Bangor Academics create impact with BMJ papers
A paper co-authored by a Bangor academic has made the front cover of the prestigious British Medical Journal while another research re-evaluation published by the BMJ, in the same month, received international media attention.
Ovarian Cancer
The front-cover paper (BMJ 2015; 351 :h4443 :Published 01 September 2015) co-authored by Prof Richard Neal of the North Wales Centre for Primary Care Research at the School of Healthcare Sciences provided a clinical review of the challenges in diagnosing ovarian cancer for GPs. With ovarian cancer the seventh most common cancer in women worldwide, the paper summarised the presenting features, diagnostic tests, risk factors, and groups at high risk of ovarian cancer.

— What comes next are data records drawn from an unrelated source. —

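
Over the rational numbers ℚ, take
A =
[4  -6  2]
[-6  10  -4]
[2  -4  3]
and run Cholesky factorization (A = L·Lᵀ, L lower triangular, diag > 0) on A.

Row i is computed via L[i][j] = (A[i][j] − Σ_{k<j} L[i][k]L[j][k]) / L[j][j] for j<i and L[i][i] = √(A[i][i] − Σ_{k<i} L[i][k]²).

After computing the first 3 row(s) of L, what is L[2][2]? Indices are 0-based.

L[2][2] = 1

Step 1: L[0][0] = √(4) = 2.
  L[1][0] = (-6) / L[0][0] = -3.
Step 2: L[1][1] = √(1) = 1.
  L[2][0] = (2) / L[0][0] = 1.
  L[2][1] = (-1) / L[1][1] = -1.
Step 3: L[2][2] = √(1) = 1.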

Many of the presenting symptoms are common, and can be shared with a range of other conditions, presenting a diagnostic dilemma for doctors. Even though there were 239,000 new cases diagnosed worldwide in 2012, an average UK general practitioner is likely to see one woman with ovarian cancer once every 3-5 year.
The low survival rate in the UK has been recognised in the International Cancer Benchmarking Partnership and has been attributed at least partly to less timely diagnosis. The article summarises the presenting features, diagnostic tests, risk factors, and groups at high risk of ovarian cancer and is aimed at primary care practitioners and hospital doctors in other specialties.
Re-evaluating a renowned drug trial
Dr Joanna Le Noury and Professor David Healy of the School of Medical Sciences have been involved in research which has re-evaluated a renowned drug trial (Study 329), considered by many to have been flawed.
They were members of an international team of researchers who re-analysed data concerning the effectiveness of a drug which has been used to treat serious depression in adolescents. The group’s results have been widely reported in America, Canada, France and the UK.
According to the research paper in the BMJ, (BMJ 2015;351:h4320) the results contradicted original research findings which portrayed paroxetine as an effective and safe treatment for children and adolescents with major depression.
The Restoring Invisible and Abandoned Trials (RIAT) Team used previously confidential trial documents to reanalyse the original data and found that neither Paroxetine nor high dose imipramine was more effective that placebo in the treatment of major depression in adolescents.
Although few doctors currently prescribe paroxetine (sold as Seroxat in the UK and Paxil in the US), the re-evaluation showed that the drug was not as efficient as had been previously claimed.